It was revealed yesterday that more than 100 estate agents are preparing to take legal action against Purplebricks. Some of those that worked for the online estate agents argue that they are entitled to holiday pay and pension provisions, as they effectively work for the company, despite being classed as self-employed.
This case is the latest looking to emulate successful claims made on behalf of the gig economy, such as the ride-hailing app Uber.
Lee McIntyre-Hamilton, tax partner at Keystone Law, has been advising on employment tax matters for more than 20 years. His expertise covers employer and employee tax compliance, tax on pensions for mobile employees and operating tax equalisation arrangements.
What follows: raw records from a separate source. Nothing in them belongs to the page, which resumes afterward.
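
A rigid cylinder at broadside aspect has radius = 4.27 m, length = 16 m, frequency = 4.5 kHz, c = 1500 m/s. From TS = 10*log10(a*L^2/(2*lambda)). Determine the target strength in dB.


lambda = 1500/4500 = 0.33333 m
TS = 10*log10(4.27*16^2/(2*0.33333)) = 32.15

32.15 dB


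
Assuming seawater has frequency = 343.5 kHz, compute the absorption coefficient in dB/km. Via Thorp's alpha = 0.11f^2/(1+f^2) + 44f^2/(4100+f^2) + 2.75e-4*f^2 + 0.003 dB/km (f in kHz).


75.083 dB/km


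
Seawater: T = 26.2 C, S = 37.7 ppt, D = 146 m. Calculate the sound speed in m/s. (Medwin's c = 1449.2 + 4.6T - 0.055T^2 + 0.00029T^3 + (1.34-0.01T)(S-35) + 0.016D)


1542.43 m/s


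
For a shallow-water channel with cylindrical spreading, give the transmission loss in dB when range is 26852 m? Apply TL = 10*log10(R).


TL = 10*log10(26852) = 44.29

44.29 dB


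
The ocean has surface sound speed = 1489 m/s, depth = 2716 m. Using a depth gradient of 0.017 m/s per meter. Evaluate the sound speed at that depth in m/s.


c = 1489 + 0.017 * 2716 = 1535.172

1535.172 m/s


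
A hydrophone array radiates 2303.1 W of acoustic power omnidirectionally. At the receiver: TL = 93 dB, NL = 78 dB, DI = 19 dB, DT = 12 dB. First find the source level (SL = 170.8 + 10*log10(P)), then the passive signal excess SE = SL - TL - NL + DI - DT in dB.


Step 1: SL = 170.8 + 10*log10(2303.1) = 204.42 dB
Step 2: SE = SL - TL - NL + DI - DT = 204.42 - 93 - 78 + 19 - 12 = 40.42

40.42 dB


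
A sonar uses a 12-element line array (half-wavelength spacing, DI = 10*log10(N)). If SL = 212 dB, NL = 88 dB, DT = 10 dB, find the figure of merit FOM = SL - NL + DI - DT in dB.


Step 1: DI = 10*log10(12) = 10.79 dB
Step 2: FOM = SL - NL + DI - DT = 212 - 88 + 10.79 - 10 = 124.79

124.79 dB


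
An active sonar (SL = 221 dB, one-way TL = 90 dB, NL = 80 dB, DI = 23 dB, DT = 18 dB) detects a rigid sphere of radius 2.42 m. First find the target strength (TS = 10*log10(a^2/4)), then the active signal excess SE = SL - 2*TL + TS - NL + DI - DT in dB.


Step 1: TS = 10*log10(2.42^2/4) = 1.66 dB
Step 2: SE = SL - 2*TL + TS - NL + DI - DT = 221 - 2*90 + (1.66) - 80 + 23 - 18 = -32.34

-32.34 dB


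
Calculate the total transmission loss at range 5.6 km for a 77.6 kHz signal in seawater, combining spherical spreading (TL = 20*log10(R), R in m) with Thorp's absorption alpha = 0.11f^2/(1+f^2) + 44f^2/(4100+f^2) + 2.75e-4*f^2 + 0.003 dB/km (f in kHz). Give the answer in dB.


Step 1 (Thorp): alpha = 0.11*6021.76/(1+6021.76) + 44*6021.76/(4100+6021.76) + 2.75e-4*6021.76 + 0.003 = 27.946 dB/km
Step 2: TL_spread = 20*log10(5600) = 74.96 dB
Step 3: TL_abs = alpha*R = 27.946 * 5.6 = 156.5 dB
Step 4: TL_total = 74.96 + 156.5 = 231.46

231.46 dB


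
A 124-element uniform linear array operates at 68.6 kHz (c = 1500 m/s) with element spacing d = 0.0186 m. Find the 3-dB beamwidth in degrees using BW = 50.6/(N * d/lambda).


Step 1: lambda = 1500/68600 = 0.02187 m
Step 2: d/lambda = 0.0186/0.02187 = 0.8505
Step 3: BW = 50.6/(N * d/lambda) = 50.6/(124 * 0.8505) = 0.48

0.48 deg


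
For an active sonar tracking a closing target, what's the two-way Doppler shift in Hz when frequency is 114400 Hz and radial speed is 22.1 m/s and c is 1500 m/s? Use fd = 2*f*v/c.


3370.99 Hz


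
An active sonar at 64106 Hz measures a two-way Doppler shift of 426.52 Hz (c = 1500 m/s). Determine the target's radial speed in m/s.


4.99 m/s


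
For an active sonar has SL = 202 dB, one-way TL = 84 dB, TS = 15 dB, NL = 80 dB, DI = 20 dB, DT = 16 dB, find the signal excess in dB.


SE = SL - 2*TL + TS - NL + DI - DT = 202 - 2*84 + (15) - 80 + 20 - 16 = -27

-27 dB


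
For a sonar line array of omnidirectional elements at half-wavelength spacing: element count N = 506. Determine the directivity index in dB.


DI = 10*log10(506) = 27.04

27.04 dB


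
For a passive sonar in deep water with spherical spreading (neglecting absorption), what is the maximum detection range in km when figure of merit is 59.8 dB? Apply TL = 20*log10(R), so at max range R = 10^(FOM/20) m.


0.98 km


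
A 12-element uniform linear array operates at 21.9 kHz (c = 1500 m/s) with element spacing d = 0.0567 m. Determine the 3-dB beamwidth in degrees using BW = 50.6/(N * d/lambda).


5.09 deg


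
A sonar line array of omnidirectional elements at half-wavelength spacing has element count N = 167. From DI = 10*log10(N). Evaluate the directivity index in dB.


22.23 dB


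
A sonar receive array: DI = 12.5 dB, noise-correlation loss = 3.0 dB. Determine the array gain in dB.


AG = DI - L_corr = 12.5 - 3.0 = 9.5

9.5 dB


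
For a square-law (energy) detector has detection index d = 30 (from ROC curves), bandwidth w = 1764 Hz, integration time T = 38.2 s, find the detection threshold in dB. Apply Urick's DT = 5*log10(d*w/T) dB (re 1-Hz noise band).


DT = 5*log10(d*w/T) = 5*log10(30 * 1764 / 38.2) = 5*log10(1385.34) = 15.71

15.71 dB


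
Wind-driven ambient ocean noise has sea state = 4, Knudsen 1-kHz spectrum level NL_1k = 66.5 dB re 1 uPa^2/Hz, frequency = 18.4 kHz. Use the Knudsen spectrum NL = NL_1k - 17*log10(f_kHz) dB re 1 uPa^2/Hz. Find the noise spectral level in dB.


NL = NL_1k - 17*log10(f_kHz) = 66.5 - 17*log10(18.4) = 66.5 - (21.5) = 45.0

45.0 dB


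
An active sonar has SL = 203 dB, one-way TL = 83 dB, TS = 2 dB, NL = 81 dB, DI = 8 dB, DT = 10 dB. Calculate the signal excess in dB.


-44 dB


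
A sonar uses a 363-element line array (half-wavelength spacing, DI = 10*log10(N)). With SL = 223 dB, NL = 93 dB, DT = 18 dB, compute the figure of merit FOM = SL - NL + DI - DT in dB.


Step 1: DI = 10*log10(363) = 25.6 dB
Step 2: FOM = SL - NL + DI - DT = 223 - 93 + 25.6 - 18 = 137.6

137.6 dB


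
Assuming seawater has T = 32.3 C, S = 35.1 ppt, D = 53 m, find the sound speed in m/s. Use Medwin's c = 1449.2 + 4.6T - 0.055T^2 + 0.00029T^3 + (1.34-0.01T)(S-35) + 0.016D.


c = 1449.2 + 4.6*32.3 - 0.055*32.3^2 + 0.00029*32.3^3 + (1.34 - 0.01*32.3)*(35.1 - 35) + 0.016*53 = 1551.12

1551.12 m/s


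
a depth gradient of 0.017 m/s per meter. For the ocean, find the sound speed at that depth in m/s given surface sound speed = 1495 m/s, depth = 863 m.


c = 1495 + 0.017 * 863 = 1509.671

1509.671 m/s


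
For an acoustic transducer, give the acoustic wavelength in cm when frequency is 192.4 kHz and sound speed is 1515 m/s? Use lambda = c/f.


lambda = c/f = 1515 / 192400 = 0.0079 m = 0.79 cm

0.79 cm


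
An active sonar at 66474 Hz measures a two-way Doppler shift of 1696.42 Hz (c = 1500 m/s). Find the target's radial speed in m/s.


From fd = 2*f*v/c, v = c*fd/(2*f) = 1500 * 1696.42 / (2*66474) = 19.14

19.14 m/s


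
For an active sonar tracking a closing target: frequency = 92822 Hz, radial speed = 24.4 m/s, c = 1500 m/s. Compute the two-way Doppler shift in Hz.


fd = 2*f*v/c = 2 * 92822 * 24.4 / 1500 = 3019.81

3019.81 Hz


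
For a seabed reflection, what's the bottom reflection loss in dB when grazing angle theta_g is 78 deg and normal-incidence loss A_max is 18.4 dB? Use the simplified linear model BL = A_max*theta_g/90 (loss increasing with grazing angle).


15.95 dB


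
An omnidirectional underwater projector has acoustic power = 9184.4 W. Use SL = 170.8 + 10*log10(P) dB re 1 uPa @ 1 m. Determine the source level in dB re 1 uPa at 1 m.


SL = 170.8 + 10*log10(9184.4) = 170.8 + 39.63 = 210.43

210.43 dB


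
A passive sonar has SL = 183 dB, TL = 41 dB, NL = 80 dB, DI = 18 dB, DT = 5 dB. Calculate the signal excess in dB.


SE = SL - TL - NL + DI - DT = 183 - 41 - 80 + 18 - 5 = 75

75 dB


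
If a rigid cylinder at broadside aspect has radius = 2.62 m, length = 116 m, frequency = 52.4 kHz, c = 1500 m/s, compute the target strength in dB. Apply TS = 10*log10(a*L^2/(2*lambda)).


lambda = 1500/52400 = 0.02863 m
TS = 10*log10(2.62*116^2/(2*0.02863)) = 57.89

57.89 dB


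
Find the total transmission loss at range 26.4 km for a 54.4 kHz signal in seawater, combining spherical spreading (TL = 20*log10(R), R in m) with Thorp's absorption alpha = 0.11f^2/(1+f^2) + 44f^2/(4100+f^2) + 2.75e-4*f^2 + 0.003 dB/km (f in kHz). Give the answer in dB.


Step 1 (Thorp): alpha = 0.11*2959.36/(1+2959.36) + 44*2959.36/(4100+2959.36) + 2.75e-4*2959.36 + 0.003 = 19.3721 dB/km
Step 2: TL_spread = 20*log10(26400) = 88.43 dB
Step 3: TL_abs = alpha*R = 19.3721 * 26.4 = 511.42 dB
Step 4: TL_total = 88.43 + 511.42 = 599.85

599.85 dB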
In his latest commentary, McIntyre-Hamilton explains the differences in employment status for tax and employment law purposes. It is arguable that this distinction is often overlooked.
He said: “Following this and other recent high-profile cases, together with the well-publicised HMRC changes to the IR35 legislation in recent years, there is clearly a growing awareness of employment status in the workforce.
“This growing awareness should be heeded as a warning to employers who are deliberately breaching the rules. However, more prominently, it will also no doubt cause concern for many employers who are genuinely trying to comply with the rules but, owing to their complexity and the fact that employment status is based largely on case law, may incorrectly assess the position.
“It is also important in these cases to recognise that there are differences in employment status for tax and employment law purposes. For example, in the Uber case, drivers were deemed to be ‘workers’ under employment law, giving them entitlement to certain employment rights. However, there is no ‘worker’ status for tax purposes and an individual is either employed or self-employed.
“In the Uber case, HMRC appears to be satisfied that, for tax purposes, Uber drivers are still deemed to be self-employed and do not need to be put on a payroll.”